Доктор Эймс опустил голову и сказал:
– Легче убить тирана мечом, чем избавить целые графства от плена охвативших их предрассудков. Он не мог спасти ее, Сара, не подвергая жизнь твою и твоих братьев огромной опасности.
Я ничего не ответила, и доктор начал складывать свои инструменты и пузырьки в чемоданчик.
– Отец не успокоится, пока не заберет вас отсюда домой, – сказал он, уходя.
К своему ужасу, я вдруг вспомнила, что так и не передала отцу сообщение доктора. Потянув рукав его черного кафтана, я призналась:
– Я забыла передать ему ваши слова.
Он погладил мою руку и отцепил ее от рукава со словами:
– Тогда передашь, когда увидишь в следующий раз. Ему важно знать, что у него есть друзья. А сейчас тебе надо поспать. Я скоро снова приду.
Доктор Эймс попрощался с Томом, наказав ему проследить, чтобы я съела свою долю хлеба, что он принес.
Весь остаток дня я крепко спала, а проснувшись в сумерках, почувствовала першение и боль в горле, будто туда влетел и бьет крылышками мотылек. Я проспала еще несколько часов и проснулась с горящей головой и пронизывающим до костей ознобом. Сперва кашель был сухим, но быстро сменился хриплым, идущим из глубины груди. Том приложил руку к моей шее и тотчас отдернул, будто обжегся. Он попросил хозяйку Фолкнер подойти поближе, но, увидев, что я заболела, та попятилась назад, сказав:
– Ее надо укутать поплотнее. Пусть отец принесет супа, или размачивай хлеб в воде – ей нельзя есть твердую пищу. Прикладывай компрессы ко лбу. Больше ничего сделать нельзя.
Она крепко прижала к себе дочек, и три пары глаз смотрели на меня скорее со страхом, чем с сочувствием.

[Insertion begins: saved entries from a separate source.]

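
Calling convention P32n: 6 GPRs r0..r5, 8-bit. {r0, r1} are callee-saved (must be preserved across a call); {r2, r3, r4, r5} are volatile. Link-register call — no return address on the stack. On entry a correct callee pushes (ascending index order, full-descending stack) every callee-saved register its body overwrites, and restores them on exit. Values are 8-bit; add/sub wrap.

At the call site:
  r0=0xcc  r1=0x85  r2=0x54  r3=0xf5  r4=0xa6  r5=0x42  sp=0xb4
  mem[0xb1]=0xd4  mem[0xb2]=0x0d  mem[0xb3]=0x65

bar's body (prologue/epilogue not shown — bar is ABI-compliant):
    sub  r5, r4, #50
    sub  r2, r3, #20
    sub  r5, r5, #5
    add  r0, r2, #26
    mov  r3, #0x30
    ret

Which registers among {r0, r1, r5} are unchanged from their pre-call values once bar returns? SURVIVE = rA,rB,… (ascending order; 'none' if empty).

prologue: push r0 → mem[0xb3]=0xcc, sp=0xb3
body[0] sub  r5, r4, #50 → r5=0x74
body[1] sub  r2, r3, #20 → r2=0xe1
body[2] sub  r5, r5, #5 → r5=0x6f
body[3] add  r0, r2, #26 → r0=0xfb
body[4] mov  r3, #0x30 → r3=0x30
epilogue: pop r0=0xcc, sp=0xb4
r0: callee-saved, written=True
r1: callee-saved, written=False
r5: caller-saved, written=True

SURVIVE = r0,r1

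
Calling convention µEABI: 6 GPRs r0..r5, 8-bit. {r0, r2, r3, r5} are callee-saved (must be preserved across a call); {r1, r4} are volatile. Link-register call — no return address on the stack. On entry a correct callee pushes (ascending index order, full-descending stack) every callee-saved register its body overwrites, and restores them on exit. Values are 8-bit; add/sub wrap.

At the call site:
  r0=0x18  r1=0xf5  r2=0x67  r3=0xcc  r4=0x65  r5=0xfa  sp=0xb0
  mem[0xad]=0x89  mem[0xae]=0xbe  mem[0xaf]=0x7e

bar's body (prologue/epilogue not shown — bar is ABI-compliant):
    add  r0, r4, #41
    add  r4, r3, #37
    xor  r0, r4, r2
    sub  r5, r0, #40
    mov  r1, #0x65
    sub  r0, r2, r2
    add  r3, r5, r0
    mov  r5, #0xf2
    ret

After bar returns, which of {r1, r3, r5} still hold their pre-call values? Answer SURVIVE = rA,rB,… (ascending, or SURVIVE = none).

prologue: push r0 → mem[0xaf]=0x18, sp=0xaf
prologue: push r3 → mem[0xae]=0xcc, sp=0xae
prologue: push r5 → mem[0xad]=0xfa, sp=0xad
body[0] add  r0, r4, #41 → r0=0x8e
body[1] add  r4, r3, #37 → r4=0xf1
body[2] xor  r0, r4, r2 → r0=0x96
body[3] sub  r5, r0, #40 → r5=0x6e
body[4] mov  r1, #0x65 → r1=0x65
body[5] sub  r0, r2, r2 → r0=0x00
body[6] add  r3, r5, r0 → r3=0x6e
body[7] mov  r5, #0xf2 → r5=0xf2
epilogue: pop r5=0xfa, sp=0xae
epilogue: pop r3=0xcc, sp=0xaf
epilogue: pop r0=0x18, sp=0xb0
r1: caller-saved, written=True
r3: callee-saved, written=True
r5: callee-saved, written=True

SURVIVE = r3,r5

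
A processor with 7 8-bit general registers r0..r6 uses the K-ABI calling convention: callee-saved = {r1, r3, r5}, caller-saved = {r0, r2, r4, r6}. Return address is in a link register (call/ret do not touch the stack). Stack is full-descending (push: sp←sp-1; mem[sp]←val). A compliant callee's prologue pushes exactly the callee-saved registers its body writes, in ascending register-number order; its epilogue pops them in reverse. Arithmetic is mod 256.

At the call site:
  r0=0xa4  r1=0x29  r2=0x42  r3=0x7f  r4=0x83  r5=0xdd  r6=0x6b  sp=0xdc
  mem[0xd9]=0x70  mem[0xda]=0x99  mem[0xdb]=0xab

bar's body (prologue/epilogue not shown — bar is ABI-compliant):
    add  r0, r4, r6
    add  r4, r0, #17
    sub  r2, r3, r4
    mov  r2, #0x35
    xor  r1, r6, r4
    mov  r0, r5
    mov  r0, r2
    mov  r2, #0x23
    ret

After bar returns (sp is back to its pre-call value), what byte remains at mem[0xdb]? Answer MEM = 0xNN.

prologue: push r1 -> mem[0xdb]=0x29, sp=0xdb
body[0] add  r0, r4, r6 -> r0=0xee
body[1] add  r4, r0, #17 -> r4=0xff
body[2] sub  r2, r3, r4 -> r2=0x80
body[3] mov  r2, #0x35 -> r2=0x35
body[4] xor  r1, r6, r4 -> r1=0x94
body[5] mov  r0, r5 -> r0=0xdd
body[6] mov  r0, r2 -> r0=0x35
body[7] mov  r2, #0x23 -> r2=0x23
epilogue: pop r1=0x29, sp=0xdc
prologue pushed ['r1'] at ['0xdb']

MEM = 0x29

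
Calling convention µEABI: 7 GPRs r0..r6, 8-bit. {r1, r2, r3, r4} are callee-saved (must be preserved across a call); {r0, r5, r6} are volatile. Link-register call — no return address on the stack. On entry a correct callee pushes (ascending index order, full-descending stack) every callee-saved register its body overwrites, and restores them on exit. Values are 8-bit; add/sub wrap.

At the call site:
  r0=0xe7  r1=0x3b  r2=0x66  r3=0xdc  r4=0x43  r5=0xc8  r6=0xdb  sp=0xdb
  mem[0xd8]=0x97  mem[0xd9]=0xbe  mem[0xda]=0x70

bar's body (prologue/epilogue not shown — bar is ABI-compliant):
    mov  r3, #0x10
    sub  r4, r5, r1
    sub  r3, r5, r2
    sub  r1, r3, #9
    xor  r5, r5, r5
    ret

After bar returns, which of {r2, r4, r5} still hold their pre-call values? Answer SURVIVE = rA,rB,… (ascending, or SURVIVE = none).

SURVIVE = r2,r4

prologue: push r1 → mem[0xda]=0x3b, sp=0xda
prologue: push r3 → mem[0xd9]=0xdc, sp=0xd9
prologue: push r4 → mem[0xd8]=0x43, sp=0xd8
body[0] mov  r3, #0x10 → r3=0x10
body[1] sub  r4, r5, r1 → r4=0x8d
body[2] sub  r3, r5, r2 → r3=0x62
body[3] sub  r1, r3, #9 → r1=0x59
body[4] xor  r5, r5, r5 → r5=0x00
epilogue: pop r4=0x43, sp=0xd9
epilogue: pop r3=0xdc, sp=0xda
epilogue: pop r1=0x3b, sp=0xdb
r2: callee-saved, written=False
r4: callee-saved, written=True
r5: caller-saved, written=True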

Во второй раз за время нашего заключения в салемской тюрьме Том выступал сиделкой. Холодными ночами он укрывал меня своей курткой, обменивал свою долю хлеба и мяса на пюре, суп или порцию некрепкого пива, которые я могла бы протолкнуть через свое горящее горло. Через несколько дней я вступила в такую стадию лихорадки, когда периоды бодрствования коротки и туманны, а сны отчетливы и ярки. Это состояние сродни сумасшествию – все, что ты видишь и слышишь во время лихорадки, кажется нереальным, как только жар спадает и болезнь отступает.
Однажды я увидела, как дверь камеры открылась сама по себе и невероятно худой темный человек с длинными руками и ногами раскачивался на ней, как трость на ветке. У него было узкое лицо с угловатыми чертами. Он улыбался, приложив палец к плотно сжатым улыбающимся губам, будто делился со мной каким-то опасным секретом. Когда я перевела взгляд на Тома, чтобы показать ему незнакомца, а потом обратно, человек исчез. Дверь была надежно заперта, и никто не смотрел в сторону дразнящегося человека. Я слышала то голос отца, то доктора Эймса, но не видела их. Они звали меня, велели вставать и приниматься за завтрак или садиться за прялку. Когда я им отвечала, мой голос звучал у меня в ушах оглушительно громко и дерзко.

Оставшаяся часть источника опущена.